To the best of our knowledge, this is the first academic paper in law to examine private credit funds and to compare them to commercial bank financing. The paper challenges the traditional legal and financial framework of corporate finance and corporate governance and shows that modern debt providers (i) do participate in capital growth, (ii) are interested in the firm’s profit maximisation, (iii) there is not always a conflict between the interests of equity and debt providers in the firm, and (iv) corporate loan financing agreements are often expected to be renegotiated (repriced). Based on developments in the corporate finance markets, the paper argues that outside financial distress, often debt and equity simply can no longer exist in a vacuum from one another. The reliance of private credit funds on private (contractual) bargaining can also improve the economic efficiency.
Eyal Benvenisti: Power and Passion in International Organizations: A Call to Rethink the Law (30/2023)
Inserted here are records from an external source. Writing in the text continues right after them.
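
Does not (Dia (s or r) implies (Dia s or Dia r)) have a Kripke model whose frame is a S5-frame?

1. not (Dia (s or r) implies (Dia s or Dia r)), w0
2. Dia (s or r), w0
3. not (Dia s or Dia r), w0
4. not Dia s, w0
5. not Dia r, w0
6. not s, w0
7. not r, w0
8. s or r, w1
9. not s, w1
10. not r, w1
11. r, w1
Accessibility: w0Rw0, w0Rw1, w1Rw0, w1Rw1
Branch closes: r and not r both at w1.
All branches of the tableau close; one closing branch shown above.

No, unsatisfiable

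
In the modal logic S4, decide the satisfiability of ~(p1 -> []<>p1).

1. ~(p1 -> []<>p1), u
2. p1, u
3. ~[]<>p1, u
4. ~<>p1, v
5. ~p1, v
Accessibility: uRu, uRv, vRv

Satisfiable (open branch found)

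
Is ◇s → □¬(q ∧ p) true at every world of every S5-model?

Tableau for the negation ¬(◇s → □¬(q ∧ p)):
1. ¬(◇s → □¬(q ∧ p)), w0
2. ◇s, w0
3. ¬□¬(q ∧ p), w0
4. s, w1
5. q ∧ p, w2
6. q, w2
7. p, w2
Accessibility: w0Rw0, w0Rw1, w0Rw2, w1Rw0, w1Rw1, w1Rw2, w2Rw0, w2Rw1, w2Rw2
The negation has an open branch (countermodel exists).

No, not valid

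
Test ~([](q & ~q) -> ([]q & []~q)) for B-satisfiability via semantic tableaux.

Unsatisfiable

1. ~([](q & ~q) -> ([]q & []~q)), 0
2. [](q & ~q), 0
3. ~([]q & []~q), 0
4. q & ~q, 0
5. q, 0
6. ~q, 0
Accessibility: 0R0
Branch closes: q and ~q both at 0.
(One branch shown.) All branches close.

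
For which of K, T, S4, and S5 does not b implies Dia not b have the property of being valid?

T, S4, S5

T-tableau for the negation not (not b implies Dia not b):
1. not (not b implies Dia not b), 0
2. not b, 0
3. not Dia not b, 0
4. b, 0
Accessibility: 0R0
Branch closes: b and not b both at 0.
Every branch closes (one shown): valid in T, hence also in S4, S5 (every theorem of T is a theorem of S4 and S5).
K-tableau for the negation not (not b implies Dia not b):
1. not (not b implies Dia not b), 0
2. not b, 0
3. not Dia not b, 0
Complete open branch: countermodel on a K-frame, so not valid in K.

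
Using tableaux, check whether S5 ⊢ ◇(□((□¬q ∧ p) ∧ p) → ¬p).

Invalid (countermodel exists)

Tableau for the negation ¬◇(□((□¬q ∧ p) ∧ p) → ¬p):
1. ¬◇(□((□¬q ∧ p) ∧ p) → ¬p), w0
2. ¬(□((□¬q ∧ p) ∧ p) → ¬p), w0
3. □((□¬q ∧ p) ∧ p), w0
4. p, w0
5. (□¬q ∧ p) ∧ p, w0
6. □¬q ∧ p, w0
7. □¬q, w0
8. ¬q, w0
Accessibility: w0Rw0
The negation has an open branch (countermodel exists).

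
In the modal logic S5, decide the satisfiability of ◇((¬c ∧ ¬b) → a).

1. ◇((¬c ∧ ¬b) → a), w0
2. (¬c ∧ ¬b) → a, w1   [◇-rule on 1: fresh world w1, w0Rw1]
3. a, w1   [→-rule on 2 (branches; this branch)]
Accessibility: w0Rw0, w0Rw1, w1Rw0, w1Rw1

Yes, satisfiable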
After 1945, international organizations (IOs) were enthusiastically lauded as the effective, democratic means for resolving international conflicts and promoting global welfare. Sharing this enthusiasm, the International Court of Justice developed doctrines which exuded confidence in IOs, premised on a belief that their subjection to legal accountability is unnecessary and even counterproductive. The fundamental faith in the idea of IOs persisted despite growing evidence of IO failure, because this failure was associated with agents defying their principals’ commands and hence resolvable by improving agents’ accountability. In this Article I argue that the problem with IOs runs deeper as I develop a typology of the functions that IOs serve and of the factors that promote or impede collaboration. I demonstrate that, to paraphrase Clausewitz’s famous quip, IOs are spaces where politics continue with other means. Absent key factors that secure endogenous collaboration, power reigns within IOs, At the same time, I propose that my typology opens the door for studying ways to enhance inter-state collaboration through the institutional design of each IO. Since IOs tend to be arenas where politics continue with other means, they should not necessarily remain shielded from the requirements of the international rule of law.